Vegan Carrot Fennel Soup
- Sara

- 41 minutes ago
- 2 min read

If you're sensitive to FODMAPs, you might have discovered that soup is something to avoid. Most soups, particularly those made in restaurants or delis, are packed with onion in the base and often contain a lot of garlic as well. This soup contains no onion or garlic (when you use a low-FODMAP broth). Fennel, with its mild licorice-like taste, pairs beautifully with the sweetness of carrots, making it a fantastic addition to this Vegan Carrot Fennel Soup. (Hint: You'll never miss the onion).
I frequently substitute diced onion in recipes with a smaller quantity of diced fennel bulb. While not completely in the safe zone, fennel bulb has about 7 times less FODMAP content than onion. It also has a similar texture to onion, as well as color, thereby not changing the overall texture or look of a dish.

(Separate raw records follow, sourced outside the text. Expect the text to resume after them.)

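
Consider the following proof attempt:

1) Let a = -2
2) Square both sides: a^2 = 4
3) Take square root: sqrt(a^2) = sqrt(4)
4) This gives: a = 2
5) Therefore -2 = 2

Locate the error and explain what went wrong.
Step 4: This gives: a = 2

Step 4 incorrectly states that sqrt(a^2) = a. The correct identity is sqrt(a^2) = |a|. Since a = -2 < 0, we have sqrt(a^2) = |-2| = 2, not a = -2.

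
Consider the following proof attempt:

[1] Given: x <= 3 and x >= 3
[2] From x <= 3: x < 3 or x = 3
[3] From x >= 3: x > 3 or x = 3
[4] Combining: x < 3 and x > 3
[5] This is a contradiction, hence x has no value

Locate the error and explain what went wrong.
Step 4: Combining: x < 3 and x > 3

Step 4 incorrectly combines the conditions. From x <= 3 and x >= 3, the intersection is x = 3. The error treats the 'or' cases as 'and' requirements. The correct conclusion is that x = 3 is the unique solution, not that no solution exists.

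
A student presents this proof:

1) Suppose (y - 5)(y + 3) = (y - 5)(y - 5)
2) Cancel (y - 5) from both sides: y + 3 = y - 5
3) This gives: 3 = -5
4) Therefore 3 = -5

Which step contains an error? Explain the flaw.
Step 2: Cancel (y - 5) from both sides: y + 3 = y - 5

Step 2 cancels (y - 5) from both sides. This is only valid if (y - 5) ≠ 0, i.e., y ≠ 5. When y = 5, both sides equal zero regardless of the other factors. The correct approach requires considering y = 5 as a separate case.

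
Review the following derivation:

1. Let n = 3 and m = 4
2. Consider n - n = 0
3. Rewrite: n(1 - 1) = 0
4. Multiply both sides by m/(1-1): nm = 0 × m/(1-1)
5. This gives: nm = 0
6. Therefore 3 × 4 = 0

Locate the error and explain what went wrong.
Step 4: Multiply both sides by m/(1-1): nm = 0 × m/(1-1)

Step 4 multiplies both sides by m/(1-1). However, 1-1 = 0, so this is multiplication by m/0, which is undefined. We cannot multiply by an undefined expression.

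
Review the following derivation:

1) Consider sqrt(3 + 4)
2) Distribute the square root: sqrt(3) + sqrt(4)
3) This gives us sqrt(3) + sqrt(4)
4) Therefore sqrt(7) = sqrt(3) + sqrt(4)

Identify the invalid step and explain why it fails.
Step 2: Distribute the square root: sqrt(3) + sqrt(4)

Step 2 incorrectly 'distributes' the square root over addition. The square root function does not distribute: sqrt(a + b) ≠ sqrt(a) + sqrt(b). In fact, sqrt(3 + 4) = sqrt(7) ≈ 2.6458, while sqrt(3) + sqrt(4) ≈ 3.7321.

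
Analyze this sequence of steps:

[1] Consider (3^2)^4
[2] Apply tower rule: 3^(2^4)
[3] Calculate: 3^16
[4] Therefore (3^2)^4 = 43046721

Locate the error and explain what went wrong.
Step 2: Apply tower rule: 3^(2^4)

Step 2 incorrectly states that (a^b)^c = a^(b^c). The correct rule is (a^b)^c = a^(b×c). The actual value is (3^2)^4 = 3^8 = 6561, not 3^16 = 43046721.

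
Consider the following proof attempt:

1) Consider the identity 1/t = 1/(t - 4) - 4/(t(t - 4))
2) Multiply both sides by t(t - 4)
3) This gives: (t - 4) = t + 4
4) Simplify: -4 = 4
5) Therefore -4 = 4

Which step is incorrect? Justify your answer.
Step 3: This gives: (t - 4) = t + 4

Step 3 makes a sign error when clearing denominators. Multiplying -4/(t(t - 4)) by t(t - 4) gives -4, not +4. The correct result is (t - 4) = t - 4, which is trivially true, not (t - 4) = t + 4. (Step 1 is a valid identity: 1/(t - 4) - 4/(t(t - 4)) = (t - 4)/(t(t - 4)) = 1/t.)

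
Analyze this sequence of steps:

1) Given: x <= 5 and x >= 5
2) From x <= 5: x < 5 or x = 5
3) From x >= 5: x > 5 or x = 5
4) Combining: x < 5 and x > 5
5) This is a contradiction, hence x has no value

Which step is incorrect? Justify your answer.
Step 4: Combining: x < 5 and x > 5

Step 4 incorrectly combines the conditions. From x <= 5 and x >= 5, the intersection is x = 5. The error treats the 'or' cases as 'and' requirements. The correct conclusion is that x = 5 is the unique solution, not that no solution exists.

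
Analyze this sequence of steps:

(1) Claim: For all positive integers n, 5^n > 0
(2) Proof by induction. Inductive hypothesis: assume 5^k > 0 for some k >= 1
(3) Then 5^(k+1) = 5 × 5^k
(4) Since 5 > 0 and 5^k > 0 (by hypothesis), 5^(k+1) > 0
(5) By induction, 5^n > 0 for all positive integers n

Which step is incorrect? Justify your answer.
Step 5: By induction, 5^n > 0 for all positive integers n

Step 5 concludes the proof by induction, but no base case was ever established. A valid induction proof requires: (1) a base case proving 5^1 > 0, and (2) an inductive step showing IF 5^k > 0 THEN 5^(k+1) > 0. Steps 2-4 correctly establish the inductive step, but without the base case the conclusion in step 5 does not follow.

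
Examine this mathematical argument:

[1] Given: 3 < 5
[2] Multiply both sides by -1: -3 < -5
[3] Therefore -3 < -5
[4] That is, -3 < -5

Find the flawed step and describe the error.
Step 2: Multiply both sides by -1: -3 < -5

Step 2 multiplies both sides by -1 but fails to reverse the inequality sign. When multiplying (or dividing) an inequality by a negative number, the direction must be reversed. Since 3 < 5, we should get -3 > -5, i.e., -3 > -5.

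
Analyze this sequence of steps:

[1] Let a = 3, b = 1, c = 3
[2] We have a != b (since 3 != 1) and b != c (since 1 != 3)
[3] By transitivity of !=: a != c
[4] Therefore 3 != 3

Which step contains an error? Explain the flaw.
Step 3: By transitivity of !=: a != c

Step 3 incorrectly applies transitivity to the '!=' relation. Transitivity states: if a R b and b R c, then a R c. However, '!=' is not transitive. Counterexample: 3 != 1 and 1 != 3, but 3 = 3 (both equal 3). Transitivity holds for relations like <, <=, =, but not for !=.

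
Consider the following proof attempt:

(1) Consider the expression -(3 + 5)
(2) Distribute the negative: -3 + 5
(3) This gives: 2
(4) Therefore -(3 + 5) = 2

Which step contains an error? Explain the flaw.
Step 2: Distribute the negative: -3 + 5

Step 2 incorrectly distributes the negative sign. The correct distribution is -(3 + 5) = -3 - 5 = -8. The negative must be applied to both terms, not just the first. The error treats -(3 + 5) as -3 + 5, which equals 2 instead of -8.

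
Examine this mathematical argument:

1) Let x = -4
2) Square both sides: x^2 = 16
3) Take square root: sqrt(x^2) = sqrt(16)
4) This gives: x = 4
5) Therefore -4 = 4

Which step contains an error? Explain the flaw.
Step 4: This gives: x = 4

Step 4 incorrectly states that sqrt(x^2) = x. The correct identity is sqrt(x^2) = |x|. Since x = -4 < 0, we have sqrt(x^2) = |-4| = 4, not x = -4.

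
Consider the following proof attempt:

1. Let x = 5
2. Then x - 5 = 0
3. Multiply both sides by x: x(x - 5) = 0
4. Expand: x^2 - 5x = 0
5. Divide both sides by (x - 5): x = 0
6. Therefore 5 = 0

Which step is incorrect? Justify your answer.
Step 5: Divide both sides by (x - 5): x = 0

Step 5 divides both sides by (x - 5). However, since x = 5, we have (x - 5) = 0. Division by zero is undefined, making this step invalid.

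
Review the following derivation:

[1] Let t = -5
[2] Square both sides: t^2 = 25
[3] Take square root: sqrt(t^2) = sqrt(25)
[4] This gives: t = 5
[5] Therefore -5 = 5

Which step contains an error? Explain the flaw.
Step 4: This gives: t = 5

Step 4 incorrectly states that sqrt(t^2) = t. The correct identity is sqrt(t^2) = |t|. Since t = -5 < 0, we have sqrt(t^2) = |-5| = 5, not t = -5.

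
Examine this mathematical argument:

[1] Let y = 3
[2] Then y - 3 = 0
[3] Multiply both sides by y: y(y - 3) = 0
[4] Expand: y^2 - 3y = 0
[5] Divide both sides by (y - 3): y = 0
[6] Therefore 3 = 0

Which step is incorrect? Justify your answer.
Step 5: Divide both sides by (y - 3): y = 0

Step 5 divides both sides by (y - 3). However, since y = 3, we have (y - 3) = 0. Division by zero is undefined, making this step invalid.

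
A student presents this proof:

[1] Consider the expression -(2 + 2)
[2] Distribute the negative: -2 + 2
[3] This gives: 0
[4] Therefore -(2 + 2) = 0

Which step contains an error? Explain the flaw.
Step 2: Distribute the negative: -2 + 2

Step 2 incorrectly distributes the negative sign. The correct distribution is -(2 + 2) = -2 - 2 = -4. The negative must be applied to both terms, not just the first. The error treats -(2 + 2) as -2 + 2, which equals 0 instead of -4.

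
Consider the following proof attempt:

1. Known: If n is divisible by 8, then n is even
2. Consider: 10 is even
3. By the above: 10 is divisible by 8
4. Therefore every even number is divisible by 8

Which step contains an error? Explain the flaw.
Step 3: By the above: 10 is divisible by 8

Step 3 commits the fallacy of affirming the consequent. The known fact 'divisible by 8 → even' does NOT imply 'even → divisible by 8'. That would be the converse, which is false. For example, 10 is even but 10 ÷ 8 = 1.25, which is not an integer.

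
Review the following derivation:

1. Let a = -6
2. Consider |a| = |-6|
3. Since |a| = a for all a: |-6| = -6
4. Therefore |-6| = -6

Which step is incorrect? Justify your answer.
Step 3: Since |a| = a for all a: |-6| = -6

Step 3 incorrectly states that |a| = a for all a. The correct definition is |a| = a when a >= 0, and |a| = -a when a < 0. Since -6 < 0, we have |-6| = -(-6) = 6, not -6.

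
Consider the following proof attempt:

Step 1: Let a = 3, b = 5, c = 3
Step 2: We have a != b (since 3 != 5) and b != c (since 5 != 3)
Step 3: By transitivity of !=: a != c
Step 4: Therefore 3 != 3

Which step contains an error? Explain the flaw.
Step 3: By transitivity of !=: a != c

Step 3 incorrectly applies transitivity to the '!=' relation. Transitivity states: if a R b and b R c, then a R c. However, '!=' is not transitive. Counterexample: 3 != 5 and 5 != 3, but 3 = 3 (both equal 3). Transitivity holds for relations like <, <=, =, but not for !=.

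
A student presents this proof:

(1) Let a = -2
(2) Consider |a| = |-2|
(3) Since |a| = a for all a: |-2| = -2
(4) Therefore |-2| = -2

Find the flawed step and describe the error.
Step 3: Since |a| = a for all a: |-2| = -2

Step 3 incorrectly states that |a| = a for all a. The correct definition is |a| = a when a >= 0, and |a| = -a when a < 0. Since -2 < 0, we have |-2| = -(-2) = 2, not -2.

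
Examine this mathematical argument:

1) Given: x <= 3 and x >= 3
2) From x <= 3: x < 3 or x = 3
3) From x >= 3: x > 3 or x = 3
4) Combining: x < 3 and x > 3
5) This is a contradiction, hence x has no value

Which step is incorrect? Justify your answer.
Step 4: Combining: x < 3 and x > 3

Step 4 incorrectly combines the conditions. From x <= 3 and x >= 3, the intersection is x = 3. The error treats the 'or' cases as 'and' requirements. The correct conclusion is that x = 3 is the unique solution, not that no solution exists.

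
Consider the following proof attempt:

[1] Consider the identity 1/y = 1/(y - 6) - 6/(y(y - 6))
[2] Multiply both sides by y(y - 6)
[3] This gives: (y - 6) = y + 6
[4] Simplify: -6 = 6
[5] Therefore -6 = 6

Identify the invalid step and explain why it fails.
Step 3: This gives: (y - 6) = y + 6

Step 3 makes a sign error when clearing denominators. Multiplying -6/(y(y - 6)) by y(y - 6) gives -6, not +6. The correct result is (y - 6) = y - 6, which is trivially true, not (y - 6) = y + 6. (Step 1 is a valid identity: 1/(y - 6) - 6/(y(y - 6)) = (y - 6)/(y(y - 6)) = 1/y.)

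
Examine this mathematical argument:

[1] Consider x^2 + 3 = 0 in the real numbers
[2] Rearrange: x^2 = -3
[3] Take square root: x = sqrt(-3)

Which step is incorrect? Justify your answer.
Step 3: Take square root: x = sqrt(-3)

Step 3 takes the square root of -3, which is negative. In the real number system, the square root of a negative number is undefined. The equation x^2 + 3 = 0 has no real solutions. Square roots of negative numbers only exist in the complex numbers.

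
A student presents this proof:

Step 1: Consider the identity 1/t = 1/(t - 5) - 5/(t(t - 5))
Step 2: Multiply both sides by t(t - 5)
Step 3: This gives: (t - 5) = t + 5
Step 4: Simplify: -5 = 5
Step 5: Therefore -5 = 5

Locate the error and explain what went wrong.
Step 3: This gives: (t - 5) = t + 5

Step 3 makes a sign error when clearing denominators. Multiplying -5/(t(t - 5)) by t(t - 5) gives -5, not +5. The correct result is (t - 5) = t - 5, which is trivially true, not (t - 5) = t + 5. (Step 1 is a valid identity: 1/(t - 5) - 5/(t(t - 5)) = (t - 5)/(t(t - 5)) = 1/t.)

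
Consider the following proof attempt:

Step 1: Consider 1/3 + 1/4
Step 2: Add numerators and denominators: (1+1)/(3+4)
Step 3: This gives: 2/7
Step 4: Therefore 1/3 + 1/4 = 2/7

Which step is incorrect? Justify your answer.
Step 2: Add numerators and denominators: (1+1)/(3+4)

Step 2 incorrectly adds fractions by separately adding numerators and denominators. This is wrong. The correct method requires a common denominator: 1/3 + 1/4 = (1×4 + 1×3)/(3×4) = 7/12 = 7/12. The method used gives 2/7, which is different.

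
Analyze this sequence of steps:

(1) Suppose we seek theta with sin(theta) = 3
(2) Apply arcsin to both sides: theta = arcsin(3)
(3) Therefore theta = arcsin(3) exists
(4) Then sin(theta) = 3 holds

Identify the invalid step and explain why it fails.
Step 2: Apply arcsin to both sides: theta = arcsin(3)

Step 2 applies arcsin to 3. However, arcsin(x) is only defined for x in [-1, 1] because sin(theta) can only produce values in that range. Since |3| > 1, arcsin(3) is undefined. There is no angle whose sine equals 3.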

This soup is silky and creamy with a relatively light consistency. Carrots take center stage, while a touch of acidity from white wine and white wine vinegar accentuates the sweetness of the cooked carrots. On some evenings, I arrive home late during the cold, dark nights, and this warm bowl of creamy Vegan Carrot Fennel Soup, paired with a slice of toasted sourdough, truly hits the spot.

With few ingredients, this Vegan Carrot Fennel Soup can be made easily, and in just 45 minutes. It makes a decent quantity, and keeps well in the refrigerater, needing only a short time in the microwave to bring it back to life.